Aufregung um Sperrung in Buskow

Große Aufregung herrscht derzeit um die am 18.12.2019 völlig überraschend eingerichtete Strassensperrung in Buskow.
Bei einer Kamerabefahrung eines Regenwasserkanals wurden starke Beschädigungen gefunden, die es erforderlich machten, sofort die Strasse zu sperren.
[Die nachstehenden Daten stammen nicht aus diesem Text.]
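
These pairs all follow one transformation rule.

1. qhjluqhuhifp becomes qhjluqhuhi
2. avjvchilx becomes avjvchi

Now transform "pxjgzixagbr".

Each output is the input with this applied: delete the last 2 characters.
For "pxjgzixagbr" the result is "pxjgzixag".

pxjgzixag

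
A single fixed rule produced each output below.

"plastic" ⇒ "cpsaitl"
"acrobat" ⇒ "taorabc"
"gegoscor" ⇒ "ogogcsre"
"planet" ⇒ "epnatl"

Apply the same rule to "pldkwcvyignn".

Each output is the input with this applied: swap each adjacent pair of characters (1↔2, 3↔4, ...), then swap the first and last characters.
On "pldkwcvyignn": the first step gives "lpkdcwyvginn", and the second then gives "npkdcwyvginl".

npkdcwyvginl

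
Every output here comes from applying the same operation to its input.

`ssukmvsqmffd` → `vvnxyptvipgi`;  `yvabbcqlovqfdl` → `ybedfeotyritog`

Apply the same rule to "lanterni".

Looking at the pairs, the operation is to shift every letter 3 places forward in the alphabet (wrapping around), then swap each adjacent pair of characters (1↔2, 3↔4, ...).
Working it through for "lanterni": intermediate "odqwhuql", final "dowquhlq".

dowquhlq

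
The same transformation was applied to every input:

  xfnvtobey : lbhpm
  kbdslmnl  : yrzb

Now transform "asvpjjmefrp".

ojxatd

The transformation: shift every letter 12 places backward in the alphabet (wrapping around), then keep every other character starting from the first (positions 1st, 3rd, 5th, ...).
On "asvpjjmefrp": the first step gives "ogjdxxastfd", and the second then gives "ojxatd".
(Check on "xfnvtobey": → "ltbjhcpsm" → "lbhpm" ✓)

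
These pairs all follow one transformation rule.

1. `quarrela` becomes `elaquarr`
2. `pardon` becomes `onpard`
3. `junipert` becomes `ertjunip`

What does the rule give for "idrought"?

ghtidrou

Looking at the pairs, the operation is to move the first character to the end, then swap the front and back halves of the string.
Working it through for "idrought": intermediate "droughti", final "ghtidrou".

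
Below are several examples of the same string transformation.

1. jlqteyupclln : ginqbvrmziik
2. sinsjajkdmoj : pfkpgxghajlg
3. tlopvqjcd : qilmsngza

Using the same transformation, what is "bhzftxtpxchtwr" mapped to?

yewcquqmuzeqto

What's happening: shift every letter 3 places backward in the alphabet (wrapping around).
Doing the same to "bhzftxtpxchtwr": "yewcquqmuzeqto".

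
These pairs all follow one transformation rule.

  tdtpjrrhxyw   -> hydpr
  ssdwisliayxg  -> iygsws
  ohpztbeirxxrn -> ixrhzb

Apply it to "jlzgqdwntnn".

nnlgd

What's happening: keep every other character starting from the second (positions 2nd, 4th, 6th, ...), then move the first 3 characters to the end (rotate left by 3).
For "jlzgqdwntnn", step one produces "lgdnn"; step two turns that into "nnlgd".
(Check on "tdtpjrrhxyw": → "dprhy" → "hydpr" ✓)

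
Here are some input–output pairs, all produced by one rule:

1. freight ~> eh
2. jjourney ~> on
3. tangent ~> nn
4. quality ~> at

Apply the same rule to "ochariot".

hi

Looking at the pairs, the operation is to keep one character in every 3, starting at position 3 (positions 3rd, 6th, 9th, ...).
So "ochariot" becomes "hi".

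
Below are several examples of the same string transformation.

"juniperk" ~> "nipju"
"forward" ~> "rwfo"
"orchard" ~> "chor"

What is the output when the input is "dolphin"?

Rule — delete the last 3 characters, then move the first 2 characters to the end (rotate left by 2).
Applying both steps to "dolphin": "dolp", then "lpdo".

lpdo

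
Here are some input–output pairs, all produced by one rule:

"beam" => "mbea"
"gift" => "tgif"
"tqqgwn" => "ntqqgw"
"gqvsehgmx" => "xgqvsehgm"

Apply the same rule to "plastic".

cplasti

What's happening: move the last character to the front.
For "plastic" the result is "cplasti".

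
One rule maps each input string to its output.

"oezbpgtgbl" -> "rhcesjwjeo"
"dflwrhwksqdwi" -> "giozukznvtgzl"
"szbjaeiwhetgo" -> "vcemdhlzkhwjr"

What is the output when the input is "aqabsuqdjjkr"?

Looking at the pairs, the operation is to shift every letter 3 places forward in the alphabet (wrapping around).
So "aqabsuqdjjkr" becomes "dtdevxtgmmnu".

dtdevxtgmmnu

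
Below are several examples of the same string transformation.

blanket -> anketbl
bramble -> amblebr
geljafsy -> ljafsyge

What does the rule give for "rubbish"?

In each case the input is transformed by: move the first 2 characters to the end (rotate left by 2).
So "rubbish" becomes "bbishru".

bbishru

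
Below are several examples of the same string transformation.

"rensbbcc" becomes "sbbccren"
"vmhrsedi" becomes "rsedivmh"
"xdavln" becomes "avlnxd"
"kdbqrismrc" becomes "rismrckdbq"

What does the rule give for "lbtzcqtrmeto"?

qtrmetolbtzc

What's happening: move the last character to the front, then swap the front and back halves of the string.
Working it through for "lbtzcqtrmeto": intermediate "olbtzcqtrmet", final "qtrmetolbtzc".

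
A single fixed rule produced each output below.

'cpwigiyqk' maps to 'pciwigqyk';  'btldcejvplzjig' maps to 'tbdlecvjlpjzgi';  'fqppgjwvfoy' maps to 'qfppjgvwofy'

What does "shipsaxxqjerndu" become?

The transformation: swap each adjacent pair of characters (1↔2, 3↔4, ...).
For "shipsaxxqjerndu" the result is "hspiasxxjqrednu".

hspiasxxjqrednu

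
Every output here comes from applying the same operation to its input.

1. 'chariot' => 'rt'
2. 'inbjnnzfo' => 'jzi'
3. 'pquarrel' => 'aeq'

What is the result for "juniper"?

ir

The pattern: move the first 2 characters to the end (rotate left by 2), then keep one character in every 3, starting at position 2 (positions 2nd, 5th, 8th, ...).
"juniper" → "niperju" → "ir".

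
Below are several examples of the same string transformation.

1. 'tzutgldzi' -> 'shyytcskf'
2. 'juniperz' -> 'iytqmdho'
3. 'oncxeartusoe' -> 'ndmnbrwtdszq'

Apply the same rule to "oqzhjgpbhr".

nqpgyagoif

The transformation: shift every letter 1 place backward in the alphabet (wrapping around), then take characters alternately from the front and the back (1st, last, 2nd, 2nd-last, ...).
Applying both steps to "oqzhjgpbhr": "npygifoagq", then "nqpgyagoif".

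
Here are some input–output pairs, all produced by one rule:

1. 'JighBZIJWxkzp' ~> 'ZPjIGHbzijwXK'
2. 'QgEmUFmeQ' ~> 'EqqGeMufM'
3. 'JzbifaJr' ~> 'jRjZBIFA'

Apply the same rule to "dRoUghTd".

tDDrOuGH

The rule is to flip the case of every letter, then move the last 2 characters to the front (rotate right by 2).
"dRoUghTd" → "tDDrOuGH".
(Check on "QgEmUFmeQ": → "qGeMufMEq" → "EqqGeMufM" ✓)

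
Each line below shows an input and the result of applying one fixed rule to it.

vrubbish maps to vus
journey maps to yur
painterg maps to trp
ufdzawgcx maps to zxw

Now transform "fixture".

The pattern: sort the characters into reverse alphabetical order, then keep only the first 3 characters.
Applying both steps to "fixture": "xutrife", then "xut".

xut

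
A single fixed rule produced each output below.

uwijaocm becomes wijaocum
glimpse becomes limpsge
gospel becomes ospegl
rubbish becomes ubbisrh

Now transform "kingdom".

The transformation: swap the first and last characters, then move the first character to the end.
So "kingdom" becomes "ingdokm".

ingdokm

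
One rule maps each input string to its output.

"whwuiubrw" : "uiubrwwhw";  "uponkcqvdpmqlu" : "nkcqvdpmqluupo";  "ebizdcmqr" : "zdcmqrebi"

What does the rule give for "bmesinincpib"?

Each output is the input with this applied: move the first 3 characters to the end (rotate left by 3).
So "bmesinincpib" becomes "sinincpibbme".

sinincpibbme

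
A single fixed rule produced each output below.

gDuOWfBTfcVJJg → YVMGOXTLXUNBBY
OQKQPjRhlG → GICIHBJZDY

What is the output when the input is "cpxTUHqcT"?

The pattern: shift every letter 8 places backward in the alphabet (wrapping around), then convert every letter to uppercase.
Starting from "cpxTUHqcT": after the first operation, "uhpLMZiuL"; after the second, "UHPLMZIUL".
(Check on "gDuOWfBTfcVJJg": → "yVmGOxTLxuNBBy" → "YVMGOXTLXUNBBY" ✓)

UHPLMZIUL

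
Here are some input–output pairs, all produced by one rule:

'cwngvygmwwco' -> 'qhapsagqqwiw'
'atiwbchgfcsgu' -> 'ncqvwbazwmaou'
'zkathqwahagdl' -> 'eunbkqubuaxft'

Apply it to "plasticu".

Each output is the input with this applied: move the first character to the end, then shift every letter 6 places backward in the alphabet (wrapping around).
For "plasticu", step one produces "lasticup"; step two turns that into "fumncwoj".

fumncwoj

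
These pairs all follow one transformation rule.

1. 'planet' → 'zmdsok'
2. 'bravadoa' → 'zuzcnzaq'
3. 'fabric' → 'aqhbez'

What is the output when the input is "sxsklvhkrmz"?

rjkugjqlyrw

What's happening: move the first 2 characters to the end (rotate left by 2), then shift every letter 1 place backward in the alphabet (wrapping around).
"sxsklvhkrmz" → "sklvhkrmzsx" → "rjkugjqlyrw".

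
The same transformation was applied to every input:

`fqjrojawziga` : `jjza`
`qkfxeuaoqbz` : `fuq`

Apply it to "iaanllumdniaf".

alda

The pattern: keep one character in every 3, starting at position 3 (positions 3rd, 6th, 9th, ...).
So "iaanllumdniaf" becomes "alda".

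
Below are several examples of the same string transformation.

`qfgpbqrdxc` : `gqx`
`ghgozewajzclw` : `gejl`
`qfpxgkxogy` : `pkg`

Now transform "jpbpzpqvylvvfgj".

bpyvj

Looking at the pairs, the operation is to keep one character in every 3, starting at position 3 (positions 3rd, 6th, 9th, ...).
Doing the same to "jpbpzpqvylvvfgj": "bpyvj".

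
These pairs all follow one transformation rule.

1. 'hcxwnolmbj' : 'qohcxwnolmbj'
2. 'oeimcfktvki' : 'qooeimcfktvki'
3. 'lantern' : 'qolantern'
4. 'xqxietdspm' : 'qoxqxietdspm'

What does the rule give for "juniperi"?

qojuniperi

The rule is to prepend "qo".
On "juniperi" that produces "qojuniperi".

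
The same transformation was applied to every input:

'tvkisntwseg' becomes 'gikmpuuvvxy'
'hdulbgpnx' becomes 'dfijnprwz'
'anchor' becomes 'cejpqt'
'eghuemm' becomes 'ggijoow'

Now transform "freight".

What's happening: shift every letter 2 places forward in the alphabet (wrapping around), then sort the characters into alphabetical order.
For "freight", step one produces "htgkijv"; step two turns that into "ghijktv".

ghijktv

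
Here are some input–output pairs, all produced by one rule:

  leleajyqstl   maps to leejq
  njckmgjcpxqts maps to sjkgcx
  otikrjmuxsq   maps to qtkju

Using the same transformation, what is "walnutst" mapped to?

tant

In each case the input is transformed by: move the last 2 characters to the front (rotate right by 2), then keep every other character starting from the second (positions 2nd, 4th, 6th, ...).
Applying both steps to "walnutst": "stwalnut", then "tant".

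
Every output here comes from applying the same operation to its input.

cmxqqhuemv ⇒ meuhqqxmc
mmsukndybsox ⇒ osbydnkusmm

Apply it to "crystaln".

latsyrc

The rule is to reverse the string, then delete the first character.
"crystaln" → "nlatsyrc" → "latsyrc".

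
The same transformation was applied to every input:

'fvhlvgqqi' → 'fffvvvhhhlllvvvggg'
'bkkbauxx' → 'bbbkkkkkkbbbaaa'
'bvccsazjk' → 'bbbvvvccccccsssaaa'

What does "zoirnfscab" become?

Looking at the pairs, the operation is to delete the last 3 characters, then repeat every character 3 times.
Starting from "zoirnfscab": after the first operation, "zoirnfs"; after the second, "zzzoooiiirrrnnnfffsss".

zzzoooiiirrrnnnfffsss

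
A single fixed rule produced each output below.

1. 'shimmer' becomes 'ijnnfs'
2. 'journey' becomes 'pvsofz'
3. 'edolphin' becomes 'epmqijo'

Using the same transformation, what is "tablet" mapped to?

bcmfu

The rule is to delete the first character, then shift every letter 1 place forward in the alphabet (wrapping around).
Starting from "tablet": after the first operation, "ablet"; after the second, "bcmfu".
(Check on "shimmer": → "himmer" → "ijnnfs" ✓)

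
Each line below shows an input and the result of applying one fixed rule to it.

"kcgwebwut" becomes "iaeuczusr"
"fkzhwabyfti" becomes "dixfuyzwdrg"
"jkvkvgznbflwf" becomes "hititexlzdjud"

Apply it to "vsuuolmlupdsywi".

What's happening: shift every letter 2 places backward in the alphabet (wrapping around).
Doing the same to "vsuuolmlupdsywi": "tqssmjkjsnbqwug".

tqssmjkjsnbqwug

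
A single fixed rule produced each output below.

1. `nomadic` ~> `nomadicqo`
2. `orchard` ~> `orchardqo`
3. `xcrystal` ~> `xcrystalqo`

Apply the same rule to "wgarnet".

What's happening: append "qo".
For "wgarnet" the result is "wgarnetqo".

wgarnetqo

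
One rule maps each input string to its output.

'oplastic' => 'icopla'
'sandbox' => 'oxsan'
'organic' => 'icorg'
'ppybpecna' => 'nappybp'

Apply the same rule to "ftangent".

Looking at the pairs, the operation is to move the last 2 characters to the front (rotate right by 2), then delete the last 2 characters.
For "ftangent", step one produces "ntftange"; step two turns that into "ntftan".
(Check on "sandbox": → "oxsandb" → "oxsan" ✓)

ntftan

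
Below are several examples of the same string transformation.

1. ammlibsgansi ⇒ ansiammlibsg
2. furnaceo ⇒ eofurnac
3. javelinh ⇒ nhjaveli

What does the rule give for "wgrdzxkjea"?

The pattern: move the first 2 characters to the end (rotate left by 2), then swap the front and back halves of the string.
Applying both steps to "wgrdzxkjea": "rdzxkjeawg", then "jeawgrdzxk".

jeawgrdzxk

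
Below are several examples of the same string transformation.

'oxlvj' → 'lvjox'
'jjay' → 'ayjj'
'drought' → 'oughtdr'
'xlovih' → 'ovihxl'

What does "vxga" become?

gavx

What's happening: move the first 2 characters to the end (rotate left by 2).
So "vxga" becomes "gavx".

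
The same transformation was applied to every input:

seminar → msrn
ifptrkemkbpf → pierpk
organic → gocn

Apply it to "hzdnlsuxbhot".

Each output is the input with this applied: keep every other character starting from the first (positions 1st, 3rd, 5th, ...), then swap each adjacent pair of characters (1↔2, 3↔4, ...).
On "hzdnlsuxbhot": the first step gives "hdlubo", and the second then gives "dhulob".

dhulob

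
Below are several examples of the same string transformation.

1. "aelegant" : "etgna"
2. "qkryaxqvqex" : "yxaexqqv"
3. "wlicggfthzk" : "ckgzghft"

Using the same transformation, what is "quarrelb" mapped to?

The transformation: delete the first 3 characters, then take characters alternately from the front and the back (1st, last, 2nd, 2nd-last, ...).
For "quarrelb", step one produces "rrelb"; step two turns that into "rbrle".
(Check on "aelegant": → "egant" → "etgna" ✓)

rbrle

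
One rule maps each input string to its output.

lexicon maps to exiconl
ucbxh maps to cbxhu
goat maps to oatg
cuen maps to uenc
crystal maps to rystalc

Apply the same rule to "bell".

The pattern: move the first character to the end.
So "bell" becomes "ellb".

ellb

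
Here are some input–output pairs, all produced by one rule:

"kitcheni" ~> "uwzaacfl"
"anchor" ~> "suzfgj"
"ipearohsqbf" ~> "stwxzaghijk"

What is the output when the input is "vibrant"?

stafjln

Looking at the pairs, the operation is to sort the characters into alphabetical order, then shift every letter 8 places backward in the alphabet (wrapping around).
"vibrant" → "abinrtv" → "stafjln".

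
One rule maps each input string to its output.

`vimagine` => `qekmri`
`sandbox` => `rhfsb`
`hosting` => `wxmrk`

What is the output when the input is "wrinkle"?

What's happening: delete the first 2 characters, then shift every letter 4 places forward in the alphabet (wrapping around).
For "wrinkle" the result is "mropi".

mropi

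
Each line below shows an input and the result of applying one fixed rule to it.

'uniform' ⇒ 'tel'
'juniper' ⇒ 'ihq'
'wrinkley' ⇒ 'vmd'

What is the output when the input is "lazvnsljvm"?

kukl

In each case the input is transformed by: shift every letter 1 place backward in the alphabet (wrapping around), then keep one character in every 3, starting at position 1 (positions 1st, 4th, 7th, ...).
Working it through for "lazvnsljvm": intermediate "kzyumrkiul", final "kukl".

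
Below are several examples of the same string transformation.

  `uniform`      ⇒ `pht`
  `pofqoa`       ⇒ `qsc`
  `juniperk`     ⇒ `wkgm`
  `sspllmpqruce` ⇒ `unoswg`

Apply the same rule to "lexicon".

gkq

The transformation: keep every other character starting from the second (positions 2nd, 4th, 6th, ...), then shift every letter 2 places forward in the alphabet (wrapping around).
Working it through for "lexicon": intermediate "eio", final "gkq".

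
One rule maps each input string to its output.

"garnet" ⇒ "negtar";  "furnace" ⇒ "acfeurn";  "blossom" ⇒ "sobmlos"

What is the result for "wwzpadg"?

The pattern: swap the first and last characters, then move the last 3 characters to the front (rotate right by 3).
"wwzpadg" → "adwgwzp".

adwgwzp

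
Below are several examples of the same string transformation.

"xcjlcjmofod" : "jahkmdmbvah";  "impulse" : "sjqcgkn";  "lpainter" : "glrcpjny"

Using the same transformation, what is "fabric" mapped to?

The rule is to shift every letter 2 places backward in the alphabet (wrapping around), then move the first 3 characters to the end (rotate left by 3).
Applying both steps to "fabric": "dyzpga", then "pgadyz".

pgadyz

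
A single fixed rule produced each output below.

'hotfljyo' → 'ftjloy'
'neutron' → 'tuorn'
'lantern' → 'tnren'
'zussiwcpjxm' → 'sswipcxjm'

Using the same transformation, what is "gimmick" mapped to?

mmcik

Each output is the input with this applied: swap each adjacent pair of characters (1↔2, 3↔4, ...), then delete the first 2 characters.
Working it through for "gimmick": intermediate "igmmcik", final "mmcik".
(Check on "neutron": → "entuorn" → "tuorn" ✓)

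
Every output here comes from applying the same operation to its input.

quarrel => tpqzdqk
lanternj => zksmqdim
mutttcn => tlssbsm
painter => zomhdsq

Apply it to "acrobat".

Each output is the input with this applied: shift every letter 1 place backward in the alphabet (wrapping around), then swap each adjacent pair of characters (1↔2, 3↔4, ...).
Starting from "acrobat": after the first operation, "zbqnazs"; after the second, "bznqzas".

bznqzas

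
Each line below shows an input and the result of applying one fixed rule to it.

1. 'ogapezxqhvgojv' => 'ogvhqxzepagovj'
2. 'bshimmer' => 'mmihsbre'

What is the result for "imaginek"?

nigamike

Each output is the input with this applied: move the last 2 characters to the front (rotate right by 2), then reverse the string.
Applying both steps to "imaginek": "ekimagin", then "nigamike".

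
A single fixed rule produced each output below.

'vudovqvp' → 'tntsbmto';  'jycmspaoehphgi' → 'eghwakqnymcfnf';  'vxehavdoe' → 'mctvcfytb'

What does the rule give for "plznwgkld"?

The pattern: move the last 2 characters to the front (rotate right by 2), then shift every letter 2 places backward in the alphabet (wrapping around).
Doing the same to "plznwgkld": "jbnjxluei".

jbnjxluei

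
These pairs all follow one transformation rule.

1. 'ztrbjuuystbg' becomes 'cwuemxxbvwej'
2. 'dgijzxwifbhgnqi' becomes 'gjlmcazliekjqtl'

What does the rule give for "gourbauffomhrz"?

Rule — shift every letter 3 places forward in the alphabet (wrapping around).
Applying that to "gourbauffomhrz" gives "jrxuedxiirpkuc".

jrxuedxiirpkuc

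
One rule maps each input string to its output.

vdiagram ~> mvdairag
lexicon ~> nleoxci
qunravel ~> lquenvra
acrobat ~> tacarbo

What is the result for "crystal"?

Each output is the input with this applied: swap the first and last characters, then take characters alternately from the front and the back (1st, last, 2nd, 2nd-last, ...).
Working it through for "crystal": intermediate "lrystac", final "lcrayts".

lcrayts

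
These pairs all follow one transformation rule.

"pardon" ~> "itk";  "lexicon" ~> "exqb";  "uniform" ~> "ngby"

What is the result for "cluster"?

venl

Looking at the pairs, the operation is to delete the last 3 characters, then shift every letter 7 places backward in the alphabet (wrapping around).
Working it through for "cluster": intermediate "clus", final "venl".
(Check on "lexicon": → "lexi" → "exqb" ✓)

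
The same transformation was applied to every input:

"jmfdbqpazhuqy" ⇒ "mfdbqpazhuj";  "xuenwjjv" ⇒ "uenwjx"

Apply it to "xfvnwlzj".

fvnwlx

The transformation: delete the last 2 characters, then move the first character to the end.
For "xfvnwlzj", step one produces "xfvnwl"; step two turns that into "fvnwlx".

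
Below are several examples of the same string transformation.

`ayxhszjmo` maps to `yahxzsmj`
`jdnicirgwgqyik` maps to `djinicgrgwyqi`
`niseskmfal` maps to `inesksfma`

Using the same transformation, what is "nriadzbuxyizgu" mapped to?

rnaizdubyxzig

The pattern: delete the last character, then swap each adjacent pair of characters (1↔2, 3↔4, ...).
For "nriadzbuxyizgu", step one produces "nriadzbuxyizg"; step two turns that into "rnaizdubyxzig".
(Check on "niseskmfal": → "niseskmfa" → "inesksfma" ✓)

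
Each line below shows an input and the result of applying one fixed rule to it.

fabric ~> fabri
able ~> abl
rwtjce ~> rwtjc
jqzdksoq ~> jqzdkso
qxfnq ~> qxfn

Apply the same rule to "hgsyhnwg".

hgsyhnw

Each output is the input with this applied: delete the last character.
So "hgsyhnwg" becomes "hgsyhnw".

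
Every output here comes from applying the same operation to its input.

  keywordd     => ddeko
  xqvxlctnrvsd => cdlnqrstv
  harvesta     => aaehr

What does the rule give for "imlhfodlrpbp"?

bdfhillmo

The transformation: sort the characters into alphabetical order, then delete the last 3 characters.
On "imlhfodlrpbp": the first step gives "bdfhillmoppr", and the second then gives "bdfhillmo".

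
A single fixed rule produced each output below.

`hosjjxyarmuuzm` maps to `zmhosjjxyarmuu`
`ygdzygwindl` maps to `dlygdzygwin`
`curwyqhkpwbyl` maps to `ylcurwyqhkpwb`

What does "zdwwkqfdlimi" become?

Looking at the pairs, the operation is to move the last 2 characters to the front (rotate right by 2).
Doing the same to "zdwwkqfdlimi": "mizdwwkqfdli".

mizdwwkqfdli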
Teilweise ist die tragende Schicht der Strasse  nur noch 15cm dick.

Einen tiefen Eingriff in das Leben der Einwohner zwischen dem Kerndorf und See, hat dies allemal.
Jeder Einwohner hat zwar eine Ausnahmegenehmigung erhalten, die auf dem Strassenverkehrsamt in Neuruppin abzuholen ist und die ihm erlaubt, die Fahrradstrasse am See für die Zufahrt zu nutzen, jedoch gilt diese Ausnahmegenehmigung nicht für Besucher dieser Anwohner.
Zwar erklärten alle zuständigen Ämter, man wolle nicht so ganz genau hinsehen, ob es Verstösse gegen die Nutzung als Fahrradweg gebe aber formal darf niemand ohne Ausnahmegenehmigung die Fahrradstrasse, die Teil eines Fernradweges bis nach St.Petersburg ist, mit dem Auto befahren.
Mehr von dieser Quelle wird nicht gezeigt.